A Josefina le tocó vivir uno de los periodos más turbulentos de la historia de España. Pertenece a una clase social y a una generación que pasó hambre, miseria, el exilio, una guerra civil con millones de muertos en las trincheras y en los campos de exterminio, y cuando al fin pudo regresar a su país, se encontró con una represión política que se prolongó durante cuatro largas décadas. Demasiados años de lucha por la dignidad, por la conquista de unos derechos laborales que ahora quieren desmantelar. Un trágico destino colectivo que no le ha dejado ni rastro de resentimiento. Ni siquiera se le ocurre dudar de si mereció la pena tanto sacrificio.
¿En qué se diferencian las personas que luchan por los demás de las que luchan contra los demás o, en todo caso, solo para sí mismas? ¿De dónde nace la necesidad de ser solidario? ¿Es una cuestión de conciencia, de decencia o, en última instancia, de conveniencia? ¿Influye el ejemplo familiar? ¿Por qué hay gente, como Josefina, que se compadece desde niña del dolor ajeno y se rebela contra la injusticia? Le hago demasiadas preguntas atropelladamente.

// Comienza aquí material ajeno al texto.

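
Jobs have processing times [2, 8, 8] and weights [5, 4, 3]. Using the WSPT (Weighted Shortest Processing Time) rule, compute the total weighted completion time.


Compute p/w ratios and sort ascending (WSPT): [(2, 5), (8, 4), (8, 3)]
Compute weighted completion times:
  Job (p=2,w=5): C=2, w*C=5*2=10
  Job (p=8,w=4): C=10, w*C=4*10=40
  Job (p=8,w=3): C=18, w*C=3*18=54
Total weighted completion time = 104

104


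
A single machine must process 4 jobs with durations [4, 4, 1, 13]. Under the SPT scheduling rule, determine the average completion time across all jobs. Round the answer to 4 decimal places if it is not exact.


Sort jobs by processing time (SPT order): [1, 4, 4, 13]
Compute completion times sequentially:
  Job 1: processing = 1, completes at 1
  Job 2: processing = 4, completes at 5
  Job 3: processing = 4, completes at 9
  Job 4: processing = 13, completes at 22
Sum of completion times = 37
Average completion time = 37/4 = 9.25

9.25


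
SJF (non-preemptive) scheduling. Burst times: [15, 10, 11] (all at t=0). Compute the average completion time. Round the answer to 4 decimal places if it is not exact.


SJF order (ascending): [10, 11, 15]
Completion times:
  Job 1: burst=10, C=10
  Job 2: burst=11, C=21
  Job 3: burst=15, C=36
Average completion = 67/3 = 22.3333

22.3333


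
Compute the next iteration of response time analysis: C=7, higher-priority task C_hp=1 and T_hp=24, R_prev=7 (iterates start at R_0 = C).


R_next = C + ceil(R_prev / T_hp) * C_hp
ceil(7 / 24) = ceil(0.2917) = 1
Interference = 1 * 1 = 1
R_next = 7 + 1 = 8

8


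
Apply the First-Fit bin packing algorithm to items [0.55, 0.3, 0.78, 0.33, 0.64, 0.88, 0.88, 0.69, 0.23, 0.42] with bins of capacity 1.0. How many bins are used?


Place items sequentially using First-Fit:
  Item 0.55 -> new Bin 1
  Item 0.3 -> Bin 1 (now 0.85)
  Item 0.78 -> new Bin 2
  Item 0.33 -> new Bin 3
  Item 0.64 -> Bin 3 (now 0.97)
  Item 0.88 -> new Bin 4
  Item 0.88 -> new Bin 5
  Item 0.69 -> new Bin 6
  Item 0.23 -> Bin 6 (now 0.92)
  Item 0.42 -> new Bin 7
Total bins used = 7

7


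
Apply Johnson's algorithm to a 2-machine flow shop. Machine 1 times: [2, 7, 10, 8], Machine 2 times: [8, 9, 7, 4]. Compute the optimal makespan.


Apply Johnson's rule:
  Group 1 (a <= b): [(1, 2, 8), (2, 7, 9)]
  Group 2 (a > b): [(3, 10, 7), (4, 8, 4)]
Optimal job order: [1, 2, 3, 4]
Schedule:
  Job 1: M1 done at 2, M2 done at 10
  Job 2: M1 done at 9, M2 done at 19
  Job 3: M1 done at 19, M2 done at 26
  Job 4: M1 done at 27, M2 done at 31
Makespan = 31

31


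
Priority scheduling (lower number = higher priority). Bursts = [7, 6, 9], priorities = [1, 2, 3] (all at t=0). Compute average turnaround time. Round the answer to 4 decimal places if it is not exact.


Sort by priority (ascending = highest first):
Order: [(1, 7), (2, 6), (3, 9)]
Completion times:
  Priority 1, burst=7, C=7
  Priority 2, burst=6, C=13
  Priority 3, burst=9, C=22
Average turnaround = 42/3 = 14.0

14.0


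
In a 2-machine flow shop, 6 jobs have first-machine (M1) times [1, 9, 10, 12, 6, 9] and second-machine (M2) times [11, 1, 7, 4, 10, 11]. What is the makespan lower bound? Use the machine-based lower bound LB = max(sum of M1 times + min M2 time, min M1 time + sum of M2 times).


LB1 = sum(M1 times) + min(M2 times) = 47 + 1 = 48
LB2 = min(M1 times) + sum(M2 times) = 1 + 44 = 45
Lower bound = max(LB1, LB2) = max(48, 45) = 48

48


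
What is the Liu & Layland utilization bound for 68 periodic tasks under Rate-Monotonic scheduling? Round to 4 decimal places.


Compute 2^(1/68) = 1.0102454700
Subtract 1: 1.0102454700 - 1 = 0.0102454700
Multiply by n: 68 * 0.0102454700 = 0.6966919600
Round to 4 dp: 0.6967

0.6967


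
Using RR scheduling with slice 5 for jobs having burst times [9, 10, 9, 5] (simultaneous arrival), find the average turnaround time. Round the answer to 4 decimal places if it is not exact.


Time quantum = 5
Execution trace:
  J1 runs 5 units, time = 5
  J2 runs 5 units, time = 10
  J3 runs 5 units, time = 15
  J4 runs 5 units, time = 20
  J1 runs 4 units, time = 24
  J2 runs 5 units, time = 29
  J3 runs 4 units, time = 33
Finish times: [24, 29, 33, 20]
Average turnaround = 106/4 = 26.5

26.5


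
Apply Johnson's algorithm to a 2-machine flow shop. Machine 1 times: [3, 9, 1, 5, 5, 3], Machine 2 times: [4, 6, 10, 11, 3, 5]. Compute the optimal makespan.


Apply Johnson's rule:
  Group 1 (a <= b): [(3, 1, 10), (1, 3, 4), (6, 3, 5), (4, 5, 11)]
  Group 2 (a > b): [(2, 9, 6), (5, 5, 3)]
Optimal job order: [3, 1, 6, 4, 2, 5]
Schedule:
  Job 3: M1 done at 1, M2 done at 11
  Job 1: M1 done at 4, M2 done at 15
  Job 6: M1 done at 7, M2 done at 20
  Job 4: M1 done at 12, M2 done at 31
  Job 2: M1 done at 21, M2 done at 37
  Job 5: M1 done at 26, M2 done at 40
Makespan = 40

40


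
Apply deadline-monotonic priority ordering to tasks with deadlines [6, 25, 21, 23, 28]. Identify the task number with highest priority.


Sort tasks by relative deadline (ascending):
  Task 1: deadline = 6
  Task 3: deadline = 21
  Task 4: deadline = 23
  Task 2: deadline = 25
  Task 5: deadline = 28
Priority order (highest first): [1, 3, 4, 2, 5]
Highest priority task = 1

1


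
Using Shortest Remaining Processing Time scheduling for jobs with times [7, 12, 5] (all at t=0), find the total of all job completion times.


Since all jobs arrive at t=0, SRPT equals SPT ordering.
SPT order: [5, 7, 12]
Completion times:
  Job 1: p=5, C=5
  Job 2: p=7, C=12
  Job 3: p=12, C=24
Total completion time = 5 + 12 + 24 = 41

41


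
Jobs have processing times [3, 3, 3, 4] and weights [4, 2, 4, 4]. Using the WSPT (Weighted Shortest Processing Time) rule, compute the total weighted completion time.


Compute p/w ratios and sort ascending (WSPT): [(3, 4), (3, 4), (4, 4), (3, 2)]
Compute weighted completion times:
  Job (p=3,w=4): C=3, w*C=4*3=12
  Job (p=3,w=4): C=6, w*C=4*6=24
  Job (p=4,w=4): C=10, w*C=4*10=40
  Job (p=3,w=2): C=13, w*C=2*13=26
Total weighted completion time = 102

102


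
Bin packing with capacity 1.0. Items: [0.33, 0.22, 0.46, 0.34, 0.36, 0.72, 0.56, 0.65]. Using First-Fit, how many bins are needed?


Place items sequentially using First-Fit:
  Item 0.33 -> new Bin 1
  Item 0.22 -> Bin 1 (now 0.55)
  Item 0.46 -> new Bin 2
  Item 0.34 -> Bin 1 (now 0.89)
  Item 0.36 -> Bin 2 (now 0.82)
  Item 0.72 -> new Bin 3
  Item 0.56 -> new Bin 4
  Item 0.65 -> new Bin 5
Total bins used = 5

5


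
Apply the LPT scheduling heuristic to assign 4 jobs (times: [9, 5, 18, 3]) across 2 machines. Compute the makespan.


Sort jobs in decreasing order (LPT): [18, 9, 5, 3]
Assign each job to the least loaded machine:
  Machine 1: jobs [18], load = 18
  Machine 2: jobs [9, 5, 3], load = 17
Makespan = max load = 18

18


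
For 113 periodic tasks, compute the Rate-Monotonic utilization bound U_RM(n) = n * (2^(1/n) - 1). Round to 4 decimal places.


Compute 2^(1/113) = 1.0061528976
Subtract 1: 1.0061528976 - 1 = 0.0061528976
Multiply by n: 113 * 0.0061528976 = 0.6952774288
Round to 4 dp: 0.6953

0.6953


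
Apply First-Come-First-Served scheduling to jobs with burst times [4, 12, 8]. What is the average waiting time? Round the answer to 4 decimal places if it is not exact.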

—No lo sé —me responde—. Quizá la gente no quiere meterse en líos porque es cobarde, tiene miedo o espera a que los demás se lo den todo hecho. Yo se lo decía a esas personas en Orán: «Ustedes nos critican si hacemos algo que no está bien, pero son incapaces de arrimar el hombro y echar una mano». Y ellos me respondían: «Sois tontos. No vais a conseguir nada. Los ricos siempre han tenido el poder y siempre lo tendrán». Así pensaba la gente mayor, pero yo no podía aguantar que me dejaran reducida al diez por ciento. Yo me creía igual que los demás y no había derecho a que nos tratasen peor que al resto. Otro de los incidentes más penosos que presencié fue el del Stanbrook.
—¿A qué se refiere?
—Pues a un barco que salió de Alicante y al que no dejaron atracar en el puerto de Orán porque venía cargado de refugiados españoles. Era ya al final de la Guerra Civil, y no había manera de salir de allí, solo este barco lo consiguió. Venían unas dos mil personas. La Argelia francesa, en esos momentos, estaba ocupada por italianos y alemanes, pues no querían republicanos españoles. Solo dejaban bajar a los que tenían familia ya trabajando. Así que nos dedicamos a buscarles parentesco.
»A todos los que se llamaban López, Martínez o García, les encontramos familias del mismo nombre. Y a los demás les subíamos un poco de comida por la cuerdas que echaban desde la cubierta. Los pobres estuvieron varios meses a bordo; se habían librado de las cárceles de Franco, pero acabaron en los campos de concentración de Argelia. No sé qué era peor. Eso también me marcó y me empujó a hacerme comunista en Orán. ¡Había visto tantas injusticias desde niña…! A mi padre siempre le dolió tener que abandonar su país. Mis padres hablaban francés, se nacionalizaron franceses y así murieron, pero a nosotros nos obligaban a hablar español para que no nos olvidásemos de la tierra donde habíamos nacido.
—¿Qué le quedó de su estancia en Argelia?
—Me queda el acento, porque lo poco que fui a la escuela de Orán me enseñaron a leer en francés. Solo fui a las clases unos cuantos años y, después, la verdad es que he leído poco y me cuesta mucho leer en español. Me he dedicado a coser, a limpiar, a trabajar muy duro en un montón de cosas, a no estar quieta un momento, pero lo de leer se me daba regular. Claro que, con Marcelino al lado, poca falta me hacían los libros. Él tenía respuestas para todo. Era como un diccionario abierto; cualquier duda que le planteaba, me la resolvía. Era muy paciente y jamás se ponía de mal humor. Ha sido un compañero extraordinario.
Interrumpe el monólogo. Se le quiebra de nuevo la voz, pero contiene las lágrimas, a pesar de la emoción que siente cada vez que pronuncia el nombre de Marcelino. Ni un solo aspaviento. Impresiona su sobriedad tanto como su memoria, minuciosa y precisa.